Lo que pasa es que en Sevilla, hermandades de Semana Santa, o sea, masonerías blancas, sólo hay cincuenta y siete; y el escalafón corre despacio o, según quién eres -amistades, vecindad, dinero, posición social-, no corre en absoluto. Así que el sevillano al que le va la marcha de los Campanilleros, o La Amargura, o la que se tercie, se realiza con el hecho de ser capillita. Al capillita, aparte de la señora de teja y mantilla que lleva cogida del brazo, se le conoce enseguida por el uniforme reglamentario: camisa blanca impecable, corbata, americana azul marino cruzada, a ser posible con botones dorados, pantalón gris marengo, brillo de charol en los zapatos y de brillantina en la cabeza. Pertenece a una especie rara, singular, que sólo es posible encontrar, como si del coto de Doñana se tratara, en la Tierra de María Santísima.
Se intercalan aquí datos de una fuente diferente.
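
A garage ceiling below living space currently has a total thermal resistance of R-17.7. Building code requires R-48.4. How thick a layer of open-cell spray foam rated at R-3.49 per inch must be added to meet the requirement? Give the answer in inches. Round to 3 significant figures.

8.80 in

ΔR = 48.4 − 17.7 = 30.7 ft²·°F·h/BTU
L = ΔR / (R/in) = 30.7/3.49 = 8.797 in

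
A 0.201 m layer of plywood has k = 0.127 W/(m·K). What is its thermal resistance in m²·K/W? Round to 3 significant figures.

R = L/k = 0.201/0.127 = 1.583 m²·K/W

1.58 m²·K/W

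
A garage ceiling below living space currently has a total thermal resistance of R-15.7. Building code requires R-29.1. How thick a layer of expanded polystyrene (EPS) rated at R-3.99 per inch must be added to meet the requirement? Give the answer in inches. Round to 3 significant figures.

3.36 in

ΔR = 29.1 − 15.7 = 13.4 ft²·°F·h/BTU
L = ΔR / (R/in) = 13.4/3.99 = 3.358 in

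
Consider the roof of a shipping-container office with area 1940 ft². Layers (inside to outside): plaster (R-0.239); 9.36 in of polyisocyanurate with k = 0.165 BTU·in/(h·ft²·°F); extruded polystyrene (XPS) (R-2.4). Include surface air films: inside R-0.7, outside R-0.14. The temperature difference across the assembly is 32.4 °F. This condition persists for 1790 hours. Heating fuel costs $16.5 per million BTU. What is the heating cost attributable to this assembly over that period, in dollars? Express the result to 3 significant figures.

9.36/0.165 = 56.73
R_total = 0.7 + 0.239 + 56.73 + 2.4 + 0.14 = 60.21 ft²·°F·h/BTU
Q = 1940 × 32.4 / 60.21 = 1044 BTU/h
E = 1044 × 1790 = 1869000 BTU
Cost = 1869000/10⁶ × 16.5 = $30.83

30.8 dollars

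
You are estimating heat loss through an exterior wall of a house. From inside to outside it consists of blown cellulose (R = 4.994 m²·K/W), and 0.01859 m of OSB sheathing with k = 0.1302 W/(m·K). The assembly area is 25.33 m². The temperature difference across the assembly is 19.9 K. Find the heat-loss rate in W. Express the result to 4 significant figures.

0.01859/0.1302 = 0.14278
R_total = 4.994 + 0.14278 = 5.1368 m²·K/W
Q = A·ΔT/R = 25.33 × 19.9 / 5.1368 = 98.129 W

98.13 W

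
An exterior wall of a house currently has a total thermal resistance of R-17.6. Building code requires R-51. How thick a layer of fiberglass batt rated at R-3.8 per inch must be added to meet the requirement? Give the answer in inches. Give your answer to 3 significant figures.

8.79 in

ΔR = 51 − 17.6 = 33.4 ft²·°F·h/BTU
L = ΔR / (R/in) = 33.4/3.8 = 8.789 in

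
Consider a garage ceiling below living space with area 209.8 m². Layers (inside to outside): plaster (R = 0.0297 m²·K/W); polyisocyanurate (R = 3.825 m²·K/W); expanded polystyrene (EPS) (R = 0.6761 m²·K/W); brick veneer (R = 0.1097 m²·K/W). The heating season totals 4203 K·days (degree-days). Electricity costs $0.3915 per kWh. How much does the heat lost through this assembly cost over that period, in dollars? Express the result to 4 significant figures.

1785 dollars

R_total = 0.0297 + 3.825 + 0.6761 + 0.1097 = 4.6405 m²·K/W
E = A × HDD × 24 / R / 1000 = 209.8 × 4203 × 24 / 4.6405 / 1000 = 4560.5 kWh
Cost = 4560.5 × 0.3915 = $1785.4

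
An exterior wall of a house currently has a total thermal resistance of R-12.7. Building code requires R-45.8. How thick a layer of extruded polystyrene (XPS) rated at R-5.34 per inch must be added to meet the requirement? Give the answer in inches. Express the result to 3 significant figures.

ΔR = 45.8 − 12.7 = 33.1 ft²·°F·h/BTU
L = ΔR / (R/in) = 33.1/5.34 = 6.199 in

6.20 in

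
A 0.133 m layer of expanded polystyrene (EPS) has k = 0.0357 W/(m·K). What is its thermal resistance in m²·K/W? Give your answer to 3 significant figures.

3.73 m²·K/W

R = L/k = 0.133/0.0357 = 3.725 m²·K/W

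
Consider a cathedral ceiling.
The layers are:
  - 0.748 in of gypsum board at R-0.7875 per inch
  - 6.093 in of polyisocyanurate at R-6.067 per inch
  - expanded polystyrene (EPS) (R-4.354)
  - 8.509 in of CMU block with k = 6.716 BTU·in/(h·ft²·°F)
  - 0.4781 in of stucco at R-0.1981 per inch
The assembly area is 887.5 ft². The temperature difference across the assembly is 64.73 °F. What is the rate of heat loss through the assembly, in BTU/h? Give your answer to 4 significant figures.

1328 BTU/h

0.748 × 0.7875 = 0.58905
6.093 × 6.067 = 36.966
8.509/6.716 = 1.267
0.4781 × 0.1981 = 0.094712
R_total = 0.58905 + 36.966 + 4.354 + 1.267 + 0.094712 = 43.271 ft²·°F·h/BTU
Q = A·ΔT/R = 887.5 × 64.73 / 43.271 = 1327.6 BTU/h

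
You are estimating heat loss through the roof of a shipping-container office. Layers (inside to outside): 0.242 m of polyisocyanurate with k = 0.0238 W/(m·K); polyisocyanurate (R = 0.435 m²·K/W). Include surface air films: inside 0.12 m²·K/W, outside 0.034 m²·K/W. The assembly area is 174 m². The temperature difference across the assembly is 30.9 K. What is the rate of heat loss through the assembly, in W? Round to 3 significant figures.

500 W

0.242/0.0238 = 10.17
R_total = 0.12 + 10.17 + 0.435 + 0.034 = 10.76 m²·K/W
Q = A·ΔT/R = 174 × 30.9 / 10.76 = 499.8 W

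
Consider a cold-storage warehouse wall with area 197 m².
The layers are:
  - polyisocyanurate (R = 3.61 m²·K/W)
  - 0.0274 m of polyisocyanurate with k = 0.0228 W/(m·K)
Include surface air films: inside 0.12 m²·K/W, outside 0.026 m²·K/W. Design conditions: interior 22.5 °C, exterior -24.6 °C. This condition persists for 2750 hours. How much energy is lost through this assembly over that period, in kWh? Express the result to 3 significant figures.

0.0274/0.0228 = 1.202
R_total = 0.12 + 3.61 + 1.202 + 0.026 = 4.958 m²·K/W
Q = 197 × (22.5 − (-24.6)) / 4.958 = 1872 W
E = 1872 W × 2750 h / 1000 = 5147 kWh

5150 kWh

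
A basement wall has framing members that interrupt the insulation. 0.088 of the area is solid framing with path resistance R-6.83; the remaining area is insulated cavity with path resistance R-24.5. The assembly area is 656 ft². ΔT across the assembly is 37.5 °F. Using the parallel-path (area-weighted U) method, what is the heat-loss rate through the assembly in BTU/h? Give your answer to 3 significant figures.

1230 BTU/h

U_eff = 0.912/24.5 + 0.088/6.83 = 0.03722 + 0.01288 = 0.05011
R_eff = 1/U_eff = 19.96 ft²·°F·h/BTU
Q = 656 × 37.5 / 19.96 = 1233 BTU/h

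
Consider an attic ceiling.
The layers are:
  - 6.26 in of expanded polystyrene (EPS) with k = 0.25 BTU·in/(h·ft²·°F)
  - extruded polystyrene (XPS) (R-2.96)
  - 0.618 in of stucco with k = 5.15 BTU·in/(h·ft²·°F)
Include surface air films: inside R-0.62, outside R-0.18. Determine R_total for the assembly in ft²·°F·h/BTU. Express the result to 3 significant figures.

6.26/0.25 = 25.04
0.618/5.15 = 0.12
R_total = 0.62 + 25.04 + 2.96 + 0.12 + 0.18 = 28.92 ft²·°F·h/BTU

28.9 ft²·°F·h/BTU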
Aparte la indumentaria, el pasador de corbata y la insignia de solapa, al capillita se lo sitúa por la contumacia de sus costumbres. Se pasa el año hablando de la Semana Santa, que, como todo el mundo sabe, es lo más grande del mundo. Vive para su hermandad, a la que dedica más tiempo que a la familia; y cuando agarra por su cuenta a un forastero, es capaz de martirizarlo durante horas con la minuciosa descripción de cómo el Cachorro te pone la piel de gallina al pasar, anocheciendo, por el puente de Triana (aunque, por supuesto, es imposible que comprendas ese sentimiento tan grande si tienes la desgracia de no haber nacido en Sevilla). En cuanto a ideología o posición social, el capillita no tiene una adscripción determinada, y te puede caer encima en cualquier ambiente. Igual da que sea ateo, meapilas, votante de Anguita o aficionado a los programas de Isabel Gemio. Se hermana con sus iguales llorando a lágrima viva cuando, en la Madrugá, exactamente a la una y cuarenta y cinco, ve pasar por la calle Feria a la Esperanza Macarena, esa Virgen que guardó luto cuando a Joselito lo mató un toro en Talavera, o cuando oye las saetas vibrantes y sentidas, recias, casi agresivas, en las que Pepe Peregil, el maestro, no parece que le cante a los Cristos, sino que les riñe. O cuando a las cinco en punto, en Castelar, le chista al forastero para que se calle, porque no le deja oír el paso racheao, el roce de las alpargatas de los costaleros del Gran Poder, y después, cuando se aleja el Nazareno con la cruz a cuestas y esa zancada larga, poderosa, se vuelve Ileno de orgullo y te dice, solemne: «Éste si que es Dios, y no el otro, que al lado de éste ni es Dios ni es na».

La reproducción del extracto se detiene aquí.